Direktur Resnarkoba Polda Kalsel, Komisaris Besar Polisi Baktiar Joko Mujiono, menambahkan bahwa jaringan pengedar lintas provinsi terus mengirimkan narkoba dalam jumlah besar ke wilayah Kalsel. “Kami terus lakukan penyelidikan untuk mendeteksi kegiatan jaringan yang sering berubah cara kerjanya agar mengelabui petugas, tapi kita tidak boleh menyerah,” kata Baktiar.

Menurut data yang diungkapkan, pemusnahan ini berhasil menyelamatkan sekitar 391.850 orang dari dampak penyalahgunaan narkoba.
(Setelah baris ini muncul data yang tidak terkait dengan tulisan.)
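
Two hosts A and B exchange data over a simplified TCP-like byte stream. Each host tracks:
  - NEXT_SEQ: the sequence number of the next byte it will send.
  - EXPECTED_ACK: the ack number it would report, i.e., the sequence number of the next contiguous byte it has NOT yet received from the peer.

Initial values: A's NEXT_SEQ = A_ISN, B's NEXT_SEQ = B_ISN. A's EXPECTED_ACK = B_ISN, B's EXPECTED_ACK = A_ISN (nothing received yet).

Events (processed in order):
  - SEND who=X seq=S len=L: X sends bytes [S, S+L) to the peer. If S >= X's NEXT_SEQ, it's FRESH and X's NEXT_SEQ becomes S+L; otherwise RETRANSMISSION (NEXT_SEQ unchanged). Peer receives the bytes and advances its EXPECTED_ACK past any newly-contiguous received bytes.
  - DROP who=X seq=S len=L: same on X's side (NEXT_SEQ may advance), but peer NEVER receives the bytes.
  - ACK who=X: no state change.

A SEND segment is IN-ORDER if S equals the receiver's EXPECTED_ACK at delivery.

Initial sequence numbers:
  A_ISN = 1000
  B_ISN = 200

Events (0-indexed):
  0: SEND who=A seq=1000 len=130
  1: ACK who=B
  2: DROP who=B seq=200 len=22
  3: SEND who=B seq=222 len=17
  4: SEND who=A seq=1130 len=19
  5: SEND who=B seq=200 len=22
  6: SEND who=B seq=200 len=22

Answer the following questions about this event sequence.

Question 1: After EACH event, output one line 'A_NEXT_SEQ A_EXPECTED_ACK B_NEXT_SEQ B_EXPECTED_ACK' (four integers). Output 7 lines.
1130 200 200 1130
1130 200 200 1130
1130 200 222 1130
1130 200 239 1130
1149 200 239 1149
1149 239 239 1149
1149 239 239 1149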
Angka tersebut dihitung berdasarkan asumsi bahwa satu gram sabu dapat digunakan oleh lima orang, sementara satu butir ekstasi dikonsumsi satu individu. Kapolda menekankan pentingnya partisipasi aktif seluruh elemen masyarakat dalam upaya mengatasi peredaran narkoba.